The amortization of debt issuance costs included in Interest expense, net on the Unaudited Consolidated Statements of Operations for the three and nine months ended September 30, 2023 was $0.7 million and $2.5 million, respectively, and for the three and nine months ended September 30, 2022 was $0.6 million and $1.8 million, respectively.
Revolving Credit Agreement
The Company is party to a senior secured revolving credit facility with a five-year maturity with a syndicate of banks (the “Credit Agreement”). On May 4, 2023, the Company amended the Credit Agreement to, among other things, increase the revolving commitments under the Credit Agreement by $140.0 million from $500.0 million to $640.0 million and permit restricted payments for share repurchases or redemptions from certain of its stockholders in an aggregate principal amount of up to $150.0 million.
The Credit Agreement contains sub-limits for revolving loans denominated in pounds and euros not to exceed the U.S. dollar equivalent of $50.0 million in pounds and $50.0 million in euros and $100.0 million in the aggregate. Additionally, the Credit Agreement contains a $15.0 million sub-limit for letters of credit denominated in pounds or euros.
Borrowings pursuant to the Credit Agreement bear interest at a rate equal to, at the Company’s option, (i) the greatest of (a) the prime rate of interest in effect on such day, (b) the federal funds effective rate plus 0.50% and (c) the Secured Overnight Financing Rate (“SOFR”) plus 0.10%, plus 1% in each case, plus the applicable margin (calculated based on the Company’s Total Leverage Ratio, as defined in the Credit Agreement) at that time or (ii) the SOFR rate plus 0.10% plus the applicable margin (calculated based on the borrowers’ total leverage ratio) at that time.

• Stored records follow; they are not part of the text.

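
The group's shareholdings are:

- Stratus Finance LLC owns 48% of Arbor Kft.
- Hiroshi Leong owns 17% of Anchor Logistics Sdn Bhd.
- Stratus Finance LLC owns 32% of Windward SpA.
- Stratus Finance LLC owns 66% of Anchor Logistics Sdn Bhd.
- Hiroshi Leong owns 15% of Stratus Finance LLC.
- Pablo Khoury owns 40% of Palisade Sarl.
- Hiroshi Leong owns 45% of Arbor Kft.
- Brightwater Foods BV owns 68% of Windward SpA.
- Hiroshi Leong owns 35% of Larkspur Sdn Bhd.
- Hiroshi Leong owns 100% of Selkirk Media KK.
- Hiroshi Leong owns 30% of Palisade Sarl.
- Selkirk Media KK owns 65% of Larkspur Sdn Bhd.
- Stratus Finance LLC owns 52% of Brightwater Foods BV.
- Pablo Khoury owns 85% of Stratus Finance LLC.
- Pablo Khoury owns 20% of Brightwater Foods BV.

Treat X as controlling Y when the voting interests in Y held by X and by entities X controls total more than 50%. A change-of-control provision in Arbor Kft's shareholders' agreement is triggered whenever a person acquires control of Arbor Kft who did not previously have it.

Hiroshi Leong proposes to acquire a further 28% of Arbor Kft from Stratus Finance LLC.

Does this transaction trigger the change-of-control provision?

The purchase adds only to Hiroshi's holdings (Stratus's stake shrinks), so Hiroshi is the only person who could newly come to control Arbor.
Hiroshi holds 100% of Selkirk, so Hiroshi controls Selkirk.
Hiroshi and Selkirk together hold 35% + 65% = 100% of Larkspur, so Hiroshi controls Larkspur.
In Arbor, Hiroshi's side holds only 45%, not > 50%.
So before the transaction, Hiroshi does not control Arbor.
After the purchase, Hiroshi's direct stake in Arbor rises to 45% + 28% = 73%, and Stratus's stake falls to 20%.
Hiroshi holds 73% of Arbor, so Hiroshi controls Arbor.
Hiroshi did not control Arbor before and does after, so the clause is triggered.

Yes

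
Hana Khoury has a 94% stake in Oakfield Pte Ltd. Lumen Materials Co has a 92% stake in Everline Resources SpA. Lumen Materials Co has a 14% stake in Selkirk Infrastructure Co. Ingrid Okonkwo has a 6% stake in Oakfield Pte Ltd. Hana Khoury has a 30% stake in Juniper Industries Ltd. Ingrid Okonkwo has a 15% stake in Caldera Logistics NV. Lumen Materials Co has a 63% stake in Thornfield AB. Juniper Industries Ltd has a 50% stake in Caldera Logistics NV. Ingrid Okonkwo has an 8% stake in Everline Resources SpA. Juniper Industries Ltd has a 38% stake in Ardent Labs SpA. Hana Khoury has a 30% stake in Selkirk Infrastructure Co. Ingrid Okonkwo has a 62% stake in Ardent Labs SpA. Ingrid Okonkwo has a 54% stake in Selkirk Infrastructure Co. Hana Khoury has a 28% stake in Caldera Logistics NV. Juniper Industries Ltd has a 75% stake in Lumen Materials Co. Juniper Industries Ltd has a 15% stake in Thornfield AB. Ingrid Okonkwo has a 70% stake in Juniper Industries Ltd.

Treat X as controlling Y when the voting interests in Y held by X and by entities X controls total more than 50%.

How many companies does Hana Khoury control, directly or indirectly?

Hana holds 94% of Oakfield, so Hana controls Oakfield.
No other company's threshold is met.
Hana controls 1 company.

1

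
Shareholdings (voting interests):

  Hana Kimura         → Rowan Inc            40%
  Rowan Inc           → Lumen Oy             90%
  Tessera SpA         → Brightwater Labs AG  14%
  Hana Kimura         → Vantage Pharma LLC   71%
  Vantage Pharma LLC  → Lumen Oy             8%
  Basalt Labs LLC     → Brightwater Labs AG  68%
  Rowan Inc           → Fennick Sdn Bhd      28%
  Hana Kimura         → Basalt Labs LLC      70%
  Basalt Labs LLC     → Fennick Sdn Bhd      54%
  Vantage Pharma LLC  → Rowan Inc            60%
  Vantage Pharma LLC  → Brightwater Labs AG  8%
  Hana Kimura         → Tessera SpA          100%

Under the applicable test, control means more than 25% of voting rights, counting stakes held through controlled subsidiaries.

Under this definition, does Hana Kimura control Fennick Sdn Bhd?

Yes

Hana holds 70% of Basalt, so Hana controls Basalt.
Hana holds 71% of Vantage, so Hana controls Vantage.
Hana and Vantage together hold 40% + 60% = 100% of Rowan, so Hana controls Rowan.
Rowan and Basalt together hold 28% + 54% = 82% of Fennick, so Hana controls Fennick.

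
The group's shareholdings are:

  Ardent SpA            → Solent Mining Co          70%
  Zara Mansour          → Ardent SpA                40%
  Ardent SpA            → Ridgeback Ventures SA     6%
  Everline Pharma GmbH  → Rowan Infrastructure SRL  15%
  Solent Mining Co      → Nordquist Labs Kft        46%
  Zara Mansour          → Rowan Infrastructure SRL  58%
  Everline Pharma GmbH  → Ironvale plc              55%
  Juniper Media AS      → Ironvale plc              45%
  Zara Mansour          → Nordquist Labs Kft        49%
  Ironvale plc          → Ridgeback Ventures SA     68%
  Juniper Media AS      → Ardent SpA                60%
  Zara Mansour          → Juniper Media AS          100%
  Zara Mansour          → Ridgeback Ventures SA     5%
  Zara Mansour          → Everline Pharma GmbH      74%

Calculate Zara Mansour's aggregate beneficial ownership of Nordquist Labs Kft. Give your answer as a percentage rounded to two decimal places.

Zara reaches Nordquist along 3 paths.
Direct stake: 49% = 49%.
Via Ardent → Solent: 40% × 70% × 46% = 12.88%.
Via Juniper → Ardent → Solent: 100% × 60% × 70% × 46% = 19.32%.
Total: 49% + 12.88% + 19.32% = 81.2%.
Rounded: 81.20%.

81.20%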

Advances under the Credit Agreement may be prepaid in whole or in part from time to time without penalty or premium. The Credit Agreement commitment may be reduced by the Company from time to time. Principal amounts outstanding under the Credit Agreement are due and payable in full at maturity on August 3, 2026.

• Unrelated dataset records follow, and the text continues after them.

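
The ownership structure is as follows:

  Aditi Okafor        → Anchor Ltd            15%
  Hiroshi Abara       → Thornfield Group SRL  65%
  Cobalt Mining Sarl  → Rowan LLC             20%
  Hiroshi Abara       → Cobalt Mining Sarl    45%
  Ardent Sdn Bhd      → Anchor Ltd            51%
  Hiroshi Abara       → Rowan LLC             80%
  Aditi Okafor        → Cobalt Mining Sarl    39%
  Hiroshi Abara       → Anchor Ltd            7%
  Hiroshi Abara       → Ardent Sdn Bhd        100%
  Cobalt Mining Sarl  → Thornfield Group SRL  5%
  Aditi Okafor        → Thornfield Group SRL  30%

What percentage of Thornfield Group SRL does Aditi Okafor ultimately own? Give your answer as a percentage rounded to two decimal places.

31.95%

Aditi reaches Thornfield along 2 paths.
Direct stake: 30% = 30%.
Via Cobalt: 39% × 5% = 1.95%.
Total: 30% + 1.95% = 31.95%.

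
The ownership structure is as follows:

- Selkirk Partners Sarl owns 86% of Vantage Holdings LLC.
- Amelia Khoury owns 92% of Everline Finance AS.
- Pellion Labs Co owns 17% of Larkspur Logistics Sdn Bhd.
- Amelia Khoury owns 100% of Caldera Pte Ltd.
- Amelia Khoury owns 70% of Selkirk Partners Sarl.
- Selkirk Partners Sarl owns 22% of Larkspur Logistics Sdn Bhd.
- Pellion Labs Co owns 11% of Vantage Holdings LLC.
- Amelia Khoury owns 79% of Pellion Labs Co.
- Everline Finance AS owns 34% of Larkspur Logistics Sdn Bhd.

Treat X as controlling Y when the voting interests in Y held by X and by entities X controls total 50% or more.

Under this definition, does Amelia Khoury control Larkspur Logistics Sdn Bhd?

Yes

Amelia holds 92% of Everline, so Amelia controls Everline.
Amelia holds 70% of Selkirk, so Amelia controls Selkirk.
Amelia holds 79% of Pellion, so Amelia controls Pellion.
Everline and Selkirk and Pellion together hold 34% + 22% + 17% = 73% of Larkspur, so Amelia controls Larkspur.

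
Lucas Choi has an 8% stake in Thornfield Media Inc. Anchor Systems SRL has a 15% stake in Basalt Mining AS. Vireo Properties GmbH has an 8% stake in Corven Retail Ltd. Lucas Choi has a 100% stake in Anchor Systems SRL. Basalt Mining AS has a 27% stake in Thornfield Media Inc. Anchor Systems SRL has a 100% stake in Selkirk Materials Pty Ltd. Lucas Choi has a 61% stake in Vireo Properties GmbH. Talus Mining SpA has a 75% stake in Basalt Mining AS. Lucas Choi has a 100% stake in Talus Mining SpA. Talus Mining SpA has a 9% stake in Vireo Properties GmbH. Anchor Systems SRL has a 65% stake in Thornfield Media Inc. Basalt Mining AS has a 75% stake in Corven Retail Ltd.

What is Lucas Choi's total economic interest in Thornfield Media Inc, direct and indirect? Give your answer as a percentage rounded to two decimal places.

97.30%

Lucas reaches Thornfield along 4 paths.
Direct stake: 8% = 8%.
Via Anchor → Basalt: 100% × 15% × 27% = 4.05%.
Via Talus → Basalt: 100% × 75% × 27% = 20.25%.
Via Anchor: 100% × 65% = 65%.
Total: 8% + 4.05% + 20.25% + 65% = 97.3%.
Rounded: 97.30%.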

The Credit Agreement contains a number of financial and nonfinancial covenants and is guaranteed by substantially all of our present and future subsidiaries, subject to customary exceptions. The Company was in compliance with all covenants as of September 30, 2023.
A portion of the Credit Agreement in an amount not to exceed $50.0 million is available for the issuance of standby letters of credit. As of September 30, 2023 and December 31, 2022, the Company had issued undrawn outstanding letters of credit of $24.9 million and $25.3 million, respectively.
Senior Notes
The Company had $1.1 billion aggregate principal amount of 5.625% senior notes (“5.625% Notes”) outstanding as of September 30, 2023. The 5.625% Notes are due August 15, 2029 and bear interest of 5.625% to be paid on February 15 and August 15 of each year, commencing on February 15, 2022.

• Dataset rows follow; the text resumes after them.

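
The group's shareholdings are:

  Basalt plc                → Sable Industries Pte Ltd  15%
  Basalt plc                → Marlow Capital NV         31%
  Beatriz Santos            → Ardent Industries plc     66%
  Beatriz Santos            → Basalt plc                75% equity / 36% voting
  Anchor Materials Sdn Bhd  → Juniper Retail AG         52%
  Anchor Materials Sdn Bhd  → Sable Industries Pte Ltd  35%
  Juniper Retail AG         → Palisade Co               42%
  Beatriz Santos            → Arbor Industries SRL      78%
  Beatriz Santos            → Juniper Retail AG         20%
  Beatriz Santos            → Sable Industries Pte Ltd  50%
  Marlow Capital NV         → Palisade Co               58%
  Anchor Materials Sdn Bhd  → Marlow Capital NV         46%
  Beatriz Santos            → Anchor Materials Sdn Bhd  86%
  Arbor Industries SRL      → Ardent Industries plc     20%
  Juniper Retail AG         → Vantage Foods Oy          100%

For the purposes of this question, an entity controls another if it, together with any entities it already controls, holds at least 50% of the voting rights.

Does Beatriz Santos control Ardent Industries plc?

Beatriz holds 78% of Arbor, so Beatriz controls Arbor.
Arbor and Beatriz together hold 20% + 66% = 86% of Ardent, so Beatriz controls Ardent.

Yes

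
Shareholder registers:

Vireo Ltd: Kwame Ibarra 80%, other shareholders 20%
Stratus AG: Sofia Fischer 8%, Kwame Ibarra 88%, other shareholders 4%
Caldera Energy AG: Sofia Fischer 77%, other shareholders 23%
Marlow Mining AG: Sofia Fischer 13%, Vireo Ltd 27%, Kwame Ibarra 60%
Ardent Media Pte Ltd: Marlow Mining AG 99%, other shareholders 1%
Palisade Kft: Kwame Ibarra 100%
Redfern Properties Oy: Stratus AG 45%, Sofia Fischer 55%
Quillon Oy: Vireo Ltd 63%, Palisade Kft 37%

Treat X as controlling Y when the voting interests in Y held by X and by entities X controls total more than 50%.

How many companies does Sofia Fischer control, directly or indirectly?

Sofia holds 77% of Caldera, so Sofia controls Caldera.
Sofia holds 55% of Redfern, so Sofia controls Redfern.
No other company's threshold is met.
Sofia controls 2 companies.

2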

The 5.625% Notes are guaranteed on a senior unsecured basis by substantially all of the Company’s subsidiaries. The 5.625% Notes rank (i) equally in right of payment with all of the Company’s or any guarantor’s existing and future unsubordinated indebtedness, (ii) senior in right of payment to the Company’s or any guarantor’s existing and future subordinated indebtedness, (iii) effectively subordinated to any of the Company’s or any guarantor’s existing and future secured indebtedness to the extent of the collateral securing such indebtedness, including the Credit Agreement, and (iv) structurally subordinated to all existing and future liabilities of the Company’s subsidiaries that are not guarantors.
Our obligations under the 5.625% Notes are unsecured and are effectively junior to our secured indebtedness to the extent of the value of the collateral securing such secured indebtedness. Borrowings under the Credit Agreement are secured by
substantially all of the assets of the Company, and any existing and future subsidiary guarantors, including all of the capital stock of each restricted subsidiary.
The Company may, at its option, redeem the 5.625% Notes in whole at any time or in part from time to time, on and after August 15, 2024 at a redemption price of 102.813% of the principal amount thereof if redeemed during the twelve-month period beginning on August 15, 2024, at a redemption price of 101.406% of the principal amount thereof if redeemed during the twelve-month period beginning on August 15, 2025 and at a redemption price of 100% of the principal amount thereof if redeemed on August 15, 2026 and thereafter. Prior to August 15, 2024, the Company may, at its option, redeem some or all of the 5.625% Notes at a price equal to 100% of the principal amount of the 5.625% Notes plus a “make whole” premium and accrued and unpaid interest. The Company may also redeem, at its option, prior to August 15, 2024, up to 40% of the 5.625% Notes with the net proceeds from one or more equity offerings at a redemption price of 105.625% of the principal amount thereof.
If the Company experiences certain kinds of changes of control (as defined in the indenture), holders of the 5.625% Notes may require the Company to repurchase any 5.625% Notes held by them at a price equal to 101% of the principal amount of the 5.625% Notes plus accrued and unpaid interest. In addition, if the Company sells assets under certain circumstances, it may be required to use the net sale proceeds (as defined in the indenture) to offer to repurchase the 5.625% Notes at a price equal to 100% of the principal amount of the 5.625% Notes plus accrued and unpaid interest, up to the net sale proceeds amount.
The indenture includes covenants that, among other things, restrict the Company’s ability and the ability of its restricted subsidiaries (as defined in the indenture) to incur or guarantee additional indebtedness; pay dividends on or redeem or repurchase the capital stock of the Company; make certain types of investments; create restrictions on the payment of dividends or other amounts from the Company’s restricted subsidiaries; sell assets; enter into transactions with affiliates; create liens; enter into sale and leaseback transactions; and consolidate or merge with or into, or sell substantially all of the Company’s assets to, another person. These covenants are subject to a number of important limitations and exceptions. The 5.625% Notes are also subject to customary events of default, including cross-payment default and cross-acceleration provisions. The Company was in compliance with all covenants as of September 30, 2023.